I think that good defense will have a very strong showing in this game, but good defense is more than just pushing!

This is similar to Breakaway… you could play defense with a box on wheels, but it wouldn’t be all that great. The good defenders were able to get balls and clear them out to the other side of the field where their offense could use them. It’s all about ball starvation/control!

I agree with Katie and many others here, but simply put the rules allow for a significant amount of defense and that’s what you’re going to see, period. IMHO I see three type of teams that become defensive oriented:

  1. a team that builds and develops strategy that way from the start
  2. a team that runs out of time during build and never gets to the manipulator time-wise (no matter how much “help” there is in the community, the resources (time, human, etc) just aren’t there to build and test it)
  3. a team that shows up at an event and the manipulator just doesn’t work well (design flaws, bit off more than they could chew, etc), so they “turn into” a defensive team during the event.

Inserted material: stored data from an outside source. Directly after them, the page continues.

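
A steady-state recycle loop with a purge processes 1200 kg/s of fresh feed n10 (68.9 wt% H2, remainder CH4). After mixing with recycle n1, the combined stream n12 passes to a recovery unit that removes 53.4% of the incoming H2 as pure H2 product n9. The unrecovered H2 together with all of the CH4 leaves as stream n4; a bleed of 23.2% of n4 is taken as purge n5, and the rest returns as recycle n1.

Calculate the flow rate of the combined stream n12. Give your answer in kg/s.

CH4 enters only via n10 and leaves only via the purge: 1200×0.311 = 0.232×(CH4 in n4), and the recovery unit passes all CH4, so CH4 in n12 = CH4 in n4 = 1608.6 kg/s.
H2 in n12: m_A = 1200×0.689 + (1−0.232)·(1−0.534)·m_A, so m_A = 826.8/0.6421 = 1287.6 kg/s.
n12 = 1287.6 + 1608.6 = 2896.2 kg/s.

2896 kg/s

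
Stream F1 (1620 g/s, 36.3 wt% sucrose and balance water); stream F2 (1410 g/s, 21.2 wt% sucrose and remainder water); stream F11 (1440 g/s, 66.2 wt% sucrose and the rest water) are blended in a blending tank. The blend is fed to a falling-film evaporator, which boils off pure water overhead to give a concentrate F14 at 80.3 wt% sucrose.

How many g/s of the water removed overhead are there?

2178 g/s

sucrose entering = 1620×0.363 + 1410×0.212 + 1440×0.662 = 1840.3 g/s.
All sucrose reports to F14, so F14 = 1840.3/0.803 = 2291.7 g/s.
Total feed = 4470 g/s; overhead = 4470 − 2291.7 = 2178.3 g/s.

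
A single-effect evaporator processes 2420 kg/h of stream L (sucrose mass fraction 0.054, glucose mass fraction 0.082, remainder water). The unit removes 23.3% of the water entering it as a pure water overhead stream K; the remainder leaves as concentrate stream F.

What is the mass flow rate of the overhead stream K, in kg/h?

487.2 kg/h

water entering = 2420×0.864 = 2090.9 kg/h; overhead removed = 0.233×2090.9 = 487.18 kg/h.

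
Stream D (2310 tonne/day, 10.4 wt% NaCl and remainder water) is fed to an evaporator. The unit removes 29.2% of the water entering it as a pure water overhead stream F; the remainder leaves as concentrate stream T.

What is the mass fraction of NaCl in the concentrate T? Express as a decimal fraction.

NaCl is not removed: 2310×0.104 = 240.24 tonne/day of NaCl enters T.
water entering = 2310×0.896 = 2069.8 tonne/day; overhead removed = 0.292×2069.8 = 604.37 tonne/day.
Concentrate = 2310 − 604.37 = 1705.6 tonne/day.
Mass fraction = 240.24/1705.6 = 0.141.

0.141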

In my mind, until all of those factors can be addressed in both game design and in team development/planning BEFORE kickoff, you’re going to get what you’re going to get.

Will a thread like this sway a few? Sure. Do I like the concept presented here? You bet. I just don’t think that it’s going to make a significant enough difference to address Katie’s (and others) concerns.

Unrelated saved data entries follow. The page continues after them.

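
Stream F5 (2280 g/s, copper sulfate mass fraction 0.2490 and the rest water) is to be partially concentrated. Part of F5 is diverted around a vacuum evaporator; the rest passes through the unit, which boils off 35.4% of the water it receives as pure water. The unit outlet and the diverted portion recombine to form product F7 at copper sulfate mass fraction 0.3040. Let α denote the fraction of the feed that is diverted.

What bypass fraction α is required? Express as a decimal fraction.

0.319

All 2280×0.249 = 567.72 g/s of copper sulfate reaches F7, so F7 = 567.72/0.304 = 1867.5 g/s and vapour = 412.5 g/s.
The evaporator receives (1−α)·2280 of feed at 0.751 water and removes 0.354 of that water:
0.354×0.751×(1−α)×2280 = 412.5
(1−α) = 412.5/606.15 = 0.6805;  α = 0.3195.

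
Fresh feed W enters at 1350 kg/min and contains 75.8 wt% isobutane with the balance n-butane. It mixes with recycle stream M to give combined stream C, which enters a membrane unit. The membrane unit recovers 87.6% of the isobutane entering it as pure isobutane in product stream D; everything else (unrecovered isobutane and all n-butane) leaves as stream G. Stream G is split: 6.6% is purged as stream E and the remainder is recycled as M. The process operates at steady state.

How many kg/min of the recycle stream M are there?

n-butane enters only via W and leaves only via the purge: 1350×0.242 = 0.066×(n-butane in G), and the membrane unit passes all n-butane, so n-butane in C = n-butane in G = 4950 kg/min.
isobutane in C: m_A = 1350×0.758 + (1−0.066)·(1−0.876)·m_A, so m_A = 1023.3/0.8842 = 1157.3 kg/min.
G = (1−0.876)×1157.3 + 4950 = 5093.5 kg/min.
Recycle M = (1−0.066)×5093.5 = 4757.3 kg/min.

4757 kg/min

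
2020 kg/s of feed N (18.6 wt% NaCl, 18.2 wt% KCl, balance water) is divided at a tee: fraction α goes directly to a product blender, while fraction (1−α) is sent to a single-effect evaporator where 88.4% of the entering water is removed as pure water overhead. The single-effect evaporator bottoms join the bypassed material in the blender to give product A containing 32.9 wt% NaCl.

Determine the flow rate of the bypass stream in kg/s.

448.5 kg/s

All 2020×0.186 = 375.72 kg/s of NaCl reaches A, so A = 375.72/0.329 = 1142 kg/s and vapour = 877.99 kg/s.
The evaporator receives (1−α)·2020 of feed at 0.632 water and removes 0.884 of that water:
0.884×0.632×(1−α)×2020 = 877.99
(1−α) = 877.99/1128.5 = 0.7780;  α = 0.2220.
Bypass flow = 0.2220×2020 = 448.47 kg/s.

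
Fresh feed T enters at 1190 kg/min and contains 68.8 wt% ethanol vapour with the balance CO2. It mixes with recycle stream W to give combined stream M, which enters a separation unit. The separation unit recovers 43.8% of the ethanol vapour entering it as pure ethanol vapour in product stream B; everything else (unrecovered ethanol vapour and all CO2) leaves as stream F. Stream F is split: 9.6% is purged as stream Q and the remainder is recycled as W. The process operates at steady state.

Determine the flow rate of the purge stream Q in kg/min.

461.1 kg/min

CO2 enters only via T and leaves only via the purge: 1190×0.312 = 0.096×(CO2 in F), and the separation unit passes all CO2, so CO2 in M = CO2 in F = 3867.5 kg/min.
ethanol vapour in M: m_A = 1190×0.688 + (1−0.096)·(1−0.438)·m_A, so m_A = 818.72/0.4920 = 1664.2 kg/min.
F = (1−0.438)×1664.2 + 3867.5 = 4802.8 kg/min.
Purge Q = 0.096×4802.8 = 461.07 kg/min.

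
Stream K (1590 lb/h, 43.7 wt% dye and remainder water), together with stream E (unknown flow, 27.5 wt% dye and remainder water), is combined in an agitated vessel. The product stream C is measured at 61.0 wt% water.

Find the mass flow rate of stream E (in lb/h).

Let E be the unknown flow. Total out = 1590 + E.
water balance: 895.17 + 0.725·E = 0.610·(1590 + E)
(0.725 − 0.610)·E = 0.610×1590 − 895.17 = 74.73
E = 74.73 / 0.115 = 649.83 lb/h

649.8 lb/h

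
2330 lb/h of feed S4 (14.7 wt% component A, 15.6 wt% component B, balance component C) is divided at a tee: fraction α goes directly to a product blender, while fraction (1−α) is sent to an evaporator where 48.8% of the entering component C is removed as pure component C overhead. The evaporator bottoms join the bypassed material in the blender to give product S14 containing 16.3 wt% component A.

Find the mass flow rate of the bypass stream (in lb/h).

1658 lb/h

All 2330×0.147 = 342.51 lb/h of component A reaches S14, so S14 = 342.51/0.163 = 2101.3 lb/h and vapour = 228.71 lb/h.
The evaporator receives (1−α)·2330 of feed at 0.697 component C and removes 0.488 of that component C:
0.488×0.697×(1−α)×2330 = 228.71
(1−α) = 228.71/792.52 = 0.2886;  α = 0.7114.
Bypass flow = 0.7114×2330 = 1657.6 lb/h.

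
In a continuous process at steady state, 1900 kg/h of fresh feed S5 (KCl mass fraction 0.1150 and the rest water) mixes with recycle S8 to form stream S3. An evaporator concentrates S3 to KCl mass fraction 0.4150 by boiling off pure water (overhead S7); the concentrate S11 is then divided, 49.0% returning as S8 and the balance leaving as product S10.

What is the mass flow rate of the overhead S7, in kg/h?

1373 kg/h

Overall KCl balance (none leaves overhead): KCl in fresh feed = KCl in product, i.e. 1900×0.115 = (1−0.490)·S11·0.415.
S11 = 218.5/(0.415×0.510) = 1032.4 kg/h.
Recycle S8 = 0.490×1032.4 = 505.86 kg/h.
Combined feed S3 = 1900 + 505.86 = 2405.9 kg/h.
Overhead S7 = S3 − S11 = 2405.9 − 1032.4 = 1373.5 kg/h.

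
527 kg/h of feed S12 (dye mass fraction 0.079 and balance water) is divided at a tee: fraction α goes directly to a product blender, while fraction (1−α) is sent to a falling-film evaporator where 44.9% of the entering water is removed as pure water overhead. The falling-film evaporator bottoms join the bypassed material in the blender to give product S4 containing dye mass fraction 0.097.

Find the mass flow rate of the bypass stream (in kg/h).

290.5 kg/h

All 527×0.079 = 41.633 kg/h of dye reaches S4, so S4 = 41.633/0.097 = 429.21 kg/h and vapour = 97.794 kg/h.
The evaporator receives (1−α)·527 of feed at 0.921 water and removes 0.449 of that water:
0.449×0.921×(1−α)×527 = 97.794
(1−α) = 97.794/217.93 = 0.4487;  α = 0.5513.
Bypass flow = 0.5513×527 = 290.51 kg/h.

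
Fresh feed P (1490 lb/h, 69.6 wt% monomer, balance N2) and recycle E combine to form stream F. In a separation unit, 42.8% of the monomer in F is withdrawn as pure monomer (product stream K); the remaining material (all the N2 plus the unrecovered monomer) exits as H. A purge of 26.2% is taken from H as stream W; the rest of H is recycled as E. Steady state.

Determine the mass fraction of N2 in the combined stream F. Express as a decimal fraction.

0.491

N2 enters only via P and leaves only via the purge: 1490×0.304 = 0.262×(N2 in H), and the separation unit passes all N2, so N2 in F = N2 in H = 1728.9 lb/h.
monomer in F: m_A = 1490×0.696 + (1−0.262)·(1−0.428)·m_A, so m_A = 1037/0.5779 = 1794.6 lb/h.
F = 1794.6 + 1728.9 = 3523.5 lb/h.
N2 fraction in F = 1728.9/3523.5 = 0.491.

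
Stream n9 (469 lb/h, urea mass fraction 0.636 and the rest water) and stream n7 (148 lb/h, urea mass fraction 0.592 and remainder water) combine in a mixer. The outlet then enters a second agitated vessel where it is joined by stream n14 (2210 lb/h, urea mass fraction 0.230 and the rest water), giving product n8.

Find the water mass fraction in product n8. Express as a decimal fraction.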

Good defense in this game is going to be getting balls that are missed or neglected and moving them to your side and closer to being scored. And you’re already part way there to scoring them yourself! You also only need to drive well (with some enhancements perhaps) to score in the “end game” if you could call it that, the bridge.

Let’s make these matches exciting. A match with 6 robots that can’t score isn’t any fun, especially for those participating. If you’re here, don’t hesitate to look for help if you need it. If you are in a position to provide help, don’t hesitate to find teams who need it.

Offense wins games, but defense wins championships.

But a Brave Little Toaster (like the Kitbot with no further work except to make it legal) is not necessarilythe most effective defensive robot. Sure, it’s got 6 weeks of driving… but not anything to set it apart defensively.

I agree, in past years most of the “defensive” robots were ones that were broken in some way and in the final matches no alliance in the regonal i was at choose a “defensive” robot as an alliance partner.

However, the best alliances were made up of 3 scoring robots, but two of which were obviously able to rack up better points, and then the third would defend not by pinning the enemy, but by using its scoring mechanism to get balls downrange and away from the enemy.

I imagine that this game will be very similar

one thing i have not liked about the past two games is that KOP robots can’t score… overdrive they could drive for points, lunacy they ran away from other robots and pushed balls into the human player stations, breakaway they could score in the goals by pushing balls in… last year and this year they can only play defense.

This year, they’re worth between 10 and 40 points apiece. Depending, of course, on how many of them are crammed onto a balanced bridge and which round of competition you’re talking about.

I’ve always split robots into three categories, instead of the traditional two:
Offense - Tries to score points Defense - Tries to be a nusiance on the field inhibiting the other team from scoring
Utility - These are the bots that have some special feature that makes them valuable regardless of their other capabilities (Las Gurrillas 2010 is sorta the prime example of this)

Playing good defense is very hard, and to do it notably you either have to build in utility elements, or be very very good at messing up other players by some special means (possibly very powerful pushing while being mobile). General kitbots need to find some way of being special other than pushing people. As has been said a billion times already: anyone can do that.